The footsteps grew closer. Leah crossed back to her position beside the stairs, fumbling to find the loose
end of the paracord. The door above opened.
“Jack! Jack, let me out right now! I know it’s you!” Risa’s shouts echoed from the cement walls.
Light spilled in through the open door and Leah spied the paracord. The man at the top hesitated for a moment.
“Jack! I know what you’ve done!”
The man sprinted down the steps and Leah jerked the cord taut just as his front foot landed and his back foot was raised. The force of his body striking it almost tore it from her hands. Then he was flying, twisted, tumbling, arms flailing to grab hold of the railing. He landed on the floor with a thud.
“Run, Leah,” Risa called. “Hurry!”
Leah didn’t need to wait to be told. She cautiously skirted Jack’s body—he wasn’t dead, was moaning and struggling to push himself up. She reached the first step and was pushing off for the next one when a jolt of electricity hit her, surging through every muscle.

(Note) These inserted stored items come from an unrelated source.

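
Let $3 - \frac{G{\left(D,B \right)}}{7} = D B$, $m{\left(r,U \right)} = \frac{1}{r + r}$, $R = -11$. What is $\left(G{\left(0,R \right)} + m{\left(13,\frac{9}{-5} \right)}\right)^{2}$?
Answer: $\frac{299209}{676} \approx 442.62$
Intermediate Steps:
$m{\left(r,U \right)} = \frac{1}{2 r}$
$G{\left(D,B \right)} = 21 - 7 B D$ ($G{\left(D,B \right)} = 21 - 7 D B = 21 - 7 B D$)
$\left(G{\left(0,R \right)} + m{\left(13,\frac{9}{-5} \right)}\right)^{2} = \left(\left(21 - \left(-77\right) 0\right) + \frac{1}{2 \cdot 13}\right)^{2} = \left(\left(21 + 0\right) + \frac{1}{2} \cdot \frac{1}{13}\right)^{2} = \left(21 + \frac{1}{26}\right)^{2} = \left(\frac{547}{26}\right)^{2} = \frac{299209}{676}$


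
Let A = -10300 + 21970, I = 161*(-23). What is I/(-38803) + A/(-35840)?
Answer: -32011549/139069952 ≈ -0.23018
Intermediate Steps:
I = -3703
A = 11670
I/(-38803) + A/(-35840) = -3703/(-38803) + 11670/(-35840) = -3703*(-1/38803) + 11670*(-1/35840) = 3703/38803 - 1167/3584 = -32011549/139069952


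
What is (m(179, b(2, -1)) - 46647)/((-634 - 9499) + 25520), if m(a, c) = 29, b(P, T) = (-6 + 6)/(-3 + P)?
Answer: -46618/15387 ≈ -3.0297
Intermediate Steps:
b(P, T) = 0 (b(P, T) = 0/(-3 + P) = 0)
(m(179, b(2, -1)) - 46647)/((-634 - 9499) + 25520) = (29 - 46647)/((-634 - 9499) + 25520) = -46618/(-10133 + 25520) = -46618/15387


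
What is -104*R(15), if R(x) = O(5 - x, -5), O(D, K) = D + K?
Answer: 1560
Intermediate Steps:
R(x) = -x (R(x) = (5 - x) - 5 = -x)
-104*R(15) = -(-104)*15 = -104*(-15) = 1560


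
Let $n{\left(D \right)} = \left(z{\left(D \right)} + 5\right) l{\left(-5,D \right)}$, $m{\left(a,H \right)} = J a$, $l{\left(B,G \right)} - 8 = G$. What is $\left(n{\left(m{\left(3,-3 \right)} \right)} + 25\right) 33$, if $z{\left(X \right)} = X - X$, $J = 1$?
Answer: $2640$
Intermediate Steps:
$l{\left(B,G \right)} = 8 + G$
$z{\left(X \right)} = 0$
$m{\left(a,H \right)} = a$ ($m{\left(a,H \right)} = 1 a = a$)
$n{\left(D \right)} = 40 + 5 D$ ($n{\left(D \right)} = \left(0 + 5\right) \left(8 + D\right) = 5 \left(8 + D\right) = 40 + 5 D$)
$\left(n{\left(m{\left(3,-3 \right)} \right)} + 25\right) 33 = \left(\left(40 + 5 \cdot 3\right) + 25\right) 33 = \left(\left(40 + 15\right) + 25\right) 33 = \left(55 + 25\right) 33 = 80 \cdot 33 = 2640$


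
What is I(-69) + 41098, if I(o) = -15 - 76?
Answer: 41007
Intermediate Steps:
I(o) = -91
I(-69) + 41098 = -91 + 41098 = 41007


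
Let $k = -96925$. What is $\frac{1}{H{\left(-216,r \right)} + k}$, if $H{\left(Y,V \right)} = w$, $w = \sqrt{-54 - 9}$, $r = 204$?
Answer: $- \frac{96925}{9394455688} - \frac{3 i \sqrt{7}}{9394455688} \approx -1.0317 \cdot 10^{-5} - 8.4489 \cdot 10^{-10} i$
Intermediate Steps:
$w = 3 i \sqrt{7}$ ($w = \sqrt{-63} = 3 i \sqrt{7} \approx 7.9373 i$)
$H{\left(Y,V \right)} = 3 i \sqrt{7}$
$\frac{1}{H{\left(-216,r \right)} + k} = \frac{1}{3 i \sqrt{7} - 96925} = \frac{1}{-96925 + 3 i \sqrt{7}}$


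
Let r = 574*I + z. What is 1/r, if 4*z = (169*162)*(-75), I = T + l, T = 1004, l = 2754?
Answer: 2/3287509 ≈ 6.0836e-7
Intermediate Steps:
I = 3758 (I = 1004 + 2754 = 3758)
z = -1026675/2 (z = ((169*162)*(-75))/4 = (27378*(-75))/4 = (1/4)*(-2053350) = -1026675/2 ≈ -5.1334e+5)
r = 3287509/2 (r = 574*3758 - 1026675/2 = 2157092 - 1026675/2 = 3287509/2 ≈ 1.6438e+6)
1/r = 1/(3287509/2) = 2/3287509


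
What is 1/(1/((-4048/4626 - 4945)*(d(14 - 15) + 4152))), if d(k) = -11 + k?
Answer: -5262312140/257 ≈ -2.0476e+7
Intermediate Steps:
1/(1/((-4048/4626 - 4945)*(d(14 - 15) + 4152))) = 1/(1/((-4048/4626 - 4945)*((-11 + (14 - 15)) + 4152))) = 1/(1/((-4048*1/4626 - 4945)*((-11 - 1) + 4152))) = 1/(1/((-2024/2313 - 4945)*(-12 + 4152))) = 1/(1/(-11439809/2313*4140)) = 1/(1/(-5262312140/257)) = 1/(-257/5262312140) = -5262312140/257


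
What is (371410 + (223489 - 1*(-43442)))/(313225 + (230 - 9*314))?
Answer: 58031/28239 ≈ 2.0550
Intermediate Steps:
(371410 + (223489 - 1*(-43442)))/(313225 + (230 - 9*314)) = (371410 + (223489 + 43442))/(313225 + (230 - 2826)) = (371410 + 266931)/(313225 - 2596) = 638341/310629 = 638341*(1/310629) = 58031/28239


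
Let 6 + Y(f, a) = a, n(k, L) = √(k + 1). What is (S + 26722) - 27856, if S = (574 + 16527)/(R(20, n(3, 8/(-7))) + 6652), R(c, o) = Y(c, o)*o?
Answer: -7517195/6644 ≈ -1131.4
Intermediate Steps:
n(k, L) = √(1 + k)
Y(f, a) = -6 + a
R(c, o) = o*(-6 + o) (R(c, o) = (-6 + o)*o = o*(-6 + o))
S = 17101/6644 (S = (574 + 16527)/(√(1 + 3)*(-6 + √(1 + 3)) + 6652) = 17101/(√4*(-6 + √4) + 6652) = 17101/(2*(-6 + 2) + 6652) = 17101/(2*(-4) + 6652) = 17101/(-8 + 6652) = 17101/6644 ≈ 2.5739)
(S + 26722) - 27856 = (17101/6644 + 26722) - 27856 = 177558069/6644 - 27856 = -7517195/6644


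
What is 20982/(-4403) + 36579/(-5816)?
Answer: -283088649/25607848 ≈ -11.055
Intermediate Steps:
20982/(-4403) + 36579/(-5816) = 20982*(-1/4403) + 36579*(-1/5816) = -20982/4403 - 36579/5816 = -283088649/25607848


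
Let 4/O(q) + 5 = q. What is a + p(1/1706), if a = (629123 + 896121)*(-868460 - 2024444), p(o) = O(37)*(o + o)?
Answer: -30110111613562623/6824 ≈ -4.4124e+12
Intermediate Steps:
O(q) = 4/(-5 + q)
p(o) = o/4 (p(o) = (4/(-5 + 37))*(o + o) = (4/32)*(2*o) = (4*(1/32))*(2*o) = (2*o)/8 = o/4)
a = -4412384468576 (a = 1525244*(-2892904) = -4412384468576)
a + p(1/1706) = -4412384468576 + (¼)/1706 = -4412384468576 + (¼)*(1/1706) = -4412384468576 + 1/6824 = -30110111613562623/6824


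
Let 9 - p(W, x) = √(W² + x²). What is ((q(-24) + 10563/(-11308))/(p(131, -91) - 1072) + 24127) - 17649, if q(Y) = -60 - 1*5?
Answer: 80910956299777/12489991316 - 745583*√25442/12489991316 ≈ 6478.1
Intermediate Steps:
q(Y) = -65 (q(Y) = -60 - 5 = -65)
p(W, x) = 9 - √(W² + x²)
((q(-24) + 10563/(-11308))/(p(131, -91) - 1072) + 24127) - 17649 = ((-65 + 10563/(-11308))/((9 - √(131² + (-91)²)) - 1072) + 24127) - 17649 = ((-65 + 10563*(-1/11308))/((9 - √(17161 + 8281)) - 1072) + 24127) - 17649 = ((-65 - 10563/11308)/((9 - √25442) - 1072) + 24127) - 17649 = (-745583/(11308*(-1063 - √25442)) + 24127) - 17649 = (24127 - 745583/(11308*(-1063 - √25442))) - 17649 = 6478 - 745583/(11308*(-1063 - √25442))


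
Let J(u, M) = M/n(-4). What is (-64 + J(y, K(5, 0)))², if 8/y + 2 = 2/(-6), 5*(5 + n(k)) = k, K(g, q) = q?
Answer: 4096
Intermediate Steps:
n(k) = -5 + k/5
y = -24/7 (y = 8/(-2 + 2/(-6)) = 8/(-2 + 2*(-⅙)) = 8/(-2 - ⅓) = 8/(-7/3) = 8*(-3/7) = -24/7 ≈ -3.4286)
J(u, M) = -5*M/29 (J(u, M) = M/(-5 + (⅕)*(-4)) = M/(-5 - ⅘) = M/(-29/5) = M*(-5/29) = -5*M/29)
(-64 + J(y, K(5, 0)))² = (-64 - 5/29*0)² = (-64 + 0)² = (-64)² = 4096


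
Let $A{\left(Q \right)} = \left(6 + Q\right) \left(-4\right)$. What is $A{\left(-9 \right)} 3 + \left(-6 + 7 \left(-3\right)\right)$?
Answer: $9$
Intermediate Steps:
$A{\left(Q \right)} = -24 - 4 Q$
$A{\left(-9 \right)} 3 + \left(-6 + 7 \left(-3\right)\right) = \left(-24 - -36\right) 3 + \left(-6 + 7 \left(-3\right)\right) = \left(-24 + 36\right) 3 - 27 = 12 \cdot 3 - 27 = 36 - 27 = 9$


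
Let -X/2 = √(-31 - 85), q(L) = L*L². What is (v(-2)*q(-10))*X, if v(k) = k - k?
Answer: 0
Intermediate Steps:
q(L) = L³
v(k) = 0
X = -4*I*√29 (X = -2*√(-31 - 85) = -4*I*√29 ≈ -21.541*I)
(v(-2)*q(-10))*X = (0*(-10)³)*(-4*I*√29) = (0*(-1000))*(-4*I*√29) = 0*(-4*I*√29) = 0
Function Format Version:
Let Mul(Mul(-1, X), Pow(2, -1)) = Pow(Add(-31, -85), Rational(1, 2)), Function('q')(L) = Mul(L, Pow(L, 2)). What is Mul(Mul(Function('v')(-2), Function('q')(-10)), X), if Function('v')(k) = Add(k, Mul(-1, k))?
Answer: 0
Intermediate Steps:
Function('q')(L) = Pow(L, 3)
Function('v')(k) = 0
X = Mul(-4, I, Pow(29, Rational(1, 2))) (X = Mul(-2, Pow(Add(-31, -85), Rational(1, 2))) = Mul(-2, Pow(-116, Rational(1, 2))) = Mul(-2, Mul(2, I, Pow(29, Rational(1, 2)))) = Mul(-4, I, Pow(29, Rational(1, 2))) ≈ Mul(-21.541, I))
Mul(Mul(Function('v')(-2), Function('q')(-10)), X) = Mul(Mul(0, Pow(-10, 3)), Mul(-4, I, Pow(29, Rational(1, 2)))) = Mul(Mul(0, -1000), Mul(-4, I, Pow(29, Rational(1, 2)))) = Mul(0, Mul(-4, I, Pow(29, Rational(1, 2)))) = 0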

The pain stole her breath. Inside her head she was screaming even though she couldn’t make a sound. She felt Jack’s hand grip her ankle. Then the pain stopped, and her body went limp, falling against the concrete floor. She lay there gasping. Jack stood over her, holding the stun gun in one hand, wrapping his other arm around his ribs.
“There’s only one reason why you’re alive.” He drew a foot back and kicked her in the side. “But there’s plenty of ways to punish you without killing you. You might want to keep that in mind, Leah.”
“Jack, stop it.” Risa shook free of her hood and even in the dim light from the open door her furious glare held the power to make Jack forget about Leah. He stepped toward Risa, a small grunt of pain as he put his weight on his left ankle.
“Haven’t you done enough?” Risa demanded. “Untie me and let her go.”
“When did you know? How long?” He sounded angry that his deception had been discovered.
“I’m not stupid. Or maybe I am. Maybe I should have figured it out a long time ago.”